Ancient Egypt was quite wealthy in gold, as demonstrated by the elaborate funerary artifacts for which is was legendary.  Much of the gold would have originated in mines of Nubia.  Nubia had longstanding trade ties with Egypt and eventually fell under direct control after the conquest by Thutmose I around 1500 BC.  (He was an earlier ruler in the 18th Dynasty, which also produced Pharaohs Akhenaten and Tutankhamun.)  Oddly, ancient Egypt had relatively little access to sources of silver, and the gold to silver price ratio was estimated at 3:1, compared to approximately 10:1 in much of the ancient world.  The relative scarcity of silver would also have discouraged the early adoption of coinage.

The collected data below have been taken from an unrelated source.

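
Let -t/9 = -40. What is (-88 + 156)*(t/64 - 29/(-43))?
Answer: 36839/86 ≈ 428.36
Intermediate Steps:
t = 360 (t = -9*(-40) = 360)
(-88 + 156)*(t/64 - 29/(-43)) = (-88 + 156)*(360/64 - 29/(-43)) = 68*(360*(1/64) - 29*(-1/43)) = 68*(45/8 + 29/43) = 68*(2167/344) = 36839/86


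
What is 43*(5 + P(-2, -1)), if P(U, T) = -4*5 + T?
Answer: -688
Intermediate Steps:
P(U, T) = -20 + T
43*(5 + P(-2, -1)) = 43*(5 + (-20 - 1)) = 43*(5 - 21) = 43*(-16) = -688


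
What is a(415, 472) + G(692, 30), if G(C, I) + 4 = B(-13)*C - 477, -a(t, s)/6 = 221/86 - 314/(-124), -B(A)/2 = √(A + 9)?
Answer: -681979/1333 - 2768*I ≈ -511.61 - 2768.0*I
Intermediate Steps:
B(A) = -2*√(9 + A) (B(A) = -2*√(A + 9) = -2*√(9 + A))
a(t, s) = -40806/1333 (a(t, s) = -6*(221/86 - 314/(-124)) = -6*(221*(1/86) - 314*(-1/124)) = -6*(221/86 + 157/62) = -6*6801/1333 = -40806/1333)
G(C, I) = -481 - 4*I*C (G(C, I) = -4 + ((-2*√(9 - 13))*C - 477) = -4 + ((-4*I)*C - 477) = -4 + (-4*I*C - 477) = -4 + (-477 - 4*I*C) = -481 - 4*I*C)
a(415, 472) + G(692, 30) = -40806/1333 + (-481 - 4*I*692) = -40806/1333 + (-481 - 2768*I) = -681979/1333 - 2768*I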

As the Greek influence on Egypt increased in the Late Dynastic Period, Egypt did eventually begin to produce its own coinage, possibly inspired by the need for coins to pay the wages of Greek mercenaries.  Under the Ptolemaic Kingdom (305-30 BC), Egypt produced its own coinage in large quantities, much of which was made of bronze due to the shortage of domestic silver.  (See image of bronze diobol of Ptolemy II above for an example.)  With the defeat of Mark Antony, Egypt fell under Roman rule and produced a wide variety of coinage.  Egypt then briefly fell to the Persians in 619 AD, and then to the Arab Muslims in a campaign from 639-646 AD.  After this, Egyptian coinage would resemble that of the rest of the Muslim world.  With the fall of the Ottoman Empire in World War I, modern Egypt issued its own distinctive coins, some of which go full circle by incorporating images from its ancient history, including the Sphinx and the Pyramids.